The rate of unwanted pregnancies among adolescents is very high, thus, leading to cases of unsafe abortion. Nigeria has one of the highest maternal mortalities in the world—1500 women per 100,000 births. This preventable loss of lives can be greatly curtailed with the approval of unhindered access to contraceptive information and services. About a million births a year in Nigeria are to teenage mothers, according to former minister of health Olikoye Ransome-Kuti, and abortion complications are responsible for 72% of all deaths among teenagers below the age of 19. As concerned Nigerians, one slogan Vision Spring Initiatives have imbibed is “embrace the new normal”, in this slogan, the key message is to challenge the patriarchal society which puts adolescent girls at a disadvantaged position in learning about their sexuality and means of preventing early and unwanted pregnancies and STIs.

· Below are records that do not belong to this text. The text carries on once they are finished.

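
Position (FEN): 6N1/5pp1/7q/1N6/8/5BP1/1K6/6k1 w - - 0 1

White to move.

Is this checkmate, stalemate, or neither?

White to move; white king on b2.
In check: no.
Legal moves for White include: Ne7, Nxh6, Nf6, Nc7, Na7, Nd6, Nd4, Nc3, Na3, Ba8, Bb7, Bc6, Bh5, Bd5, Bg4, Be4, Bg2, Be2, ... (list truncated; more exist).
White has legal moves and is not in check → neither.

neither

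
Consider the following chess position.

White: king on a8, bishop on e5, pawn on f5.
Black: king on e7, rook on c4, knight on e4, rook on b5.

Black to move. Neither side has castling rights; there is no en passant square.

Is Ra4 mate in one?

yes

After Ra4: white king on a8; in check: yes, from the black rook on a4.
King squares — a7: attacked by Ra4; b7: attacked by Rb5; b8: attacked by Rb5.
White has no legal moves → checkmate.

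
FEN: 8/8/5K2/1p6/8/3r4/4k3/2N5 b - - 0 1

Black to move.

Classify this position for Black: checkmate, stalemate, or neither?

Black to move; black king on e2.
In check: yes, from the white knight on c1.
Legal moves for Black: Kf3, Ke3, Kf2, Kd2, Kf1, Ke1, Kd1.
Black is in check but has 7 legal moves → neither.

neither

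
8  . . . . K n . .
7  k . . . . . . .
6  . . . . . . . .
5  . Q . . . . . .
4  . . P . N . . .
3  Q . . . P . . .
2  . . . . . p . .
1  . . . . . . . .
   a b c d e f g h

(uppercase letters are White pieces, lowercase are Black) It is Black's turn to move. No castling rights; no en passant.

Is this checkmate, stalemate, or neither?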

Adolescence is often described as a stage between childhood and adulthood. It is typically a period where the major psychological task is to determine identity, that is, develop the power to make decisions, be in control, and develop mature sexuality. In most cases, adolescents are unable to grapple with the challenges of life, often vulnerable to peer pressure and ignoring the opinions of family members. However, the advocacies for sex education and access to contraceptive information and services have been met with stiff opposition by conservative parents and stakeholders with the excuse that it will open the gate of promiscuity for adolescents. Sexual activities for adolescent girls are frowned upon by society, especially the fear of early and unwanted pregnancies, sexually transmitted infections, dropping out of school, and financial dependence on the family. Vision Spring Initiatives advocates that young women be treated like autonomous human beings capable of deciding what is in their best interest when seeking contraceptive information and services from health providers. This will align with the principles of evolving capacities of the child and the right of the child to be heard in all matters.
Adolescents’ right to autonomy is not a privilege; rather it is a fundamental right that she is entitled to by being human. Our healthcare institution should therefore serve as a beacon of hope to young women who seek information on health-related matters by being friendly, accessible, non-judgemental, and professional.
Providing unhindered access to contraceptive information and services to young women who require this information, will reduce the high rate of maternal mortality associated with unsafe, illegal abortions which are preventable. It will also reduce the sexual and reproductive ill-health cases prevalent among women of reproductive age in Nigeria. This, in turn, will improve health outcomes and reduce poverty, thereby increasing economic growth.
Furthermore, unwanted pregnancies and other sexual and reproductive health issues are contributory factors to the high rate of out-of-school children which is about twenty percent of Nigeria’s population, thereby pushing the adolescent girl to the brink of poverty. Comprehensive contraceptive information and services will play a great role in mitigating this plague. This will enhance concentration on school activities and attainment of their set goals.
Providing unhindered access to contraceptive information and services ensures the right to privacy, dignity, non-discrimination, liberty, and the right to life as contained in Chapter IV of the Nigerian Constitution. Young women deserve adequate information that enables them to make informed decisions concerning their reproductive health and rights.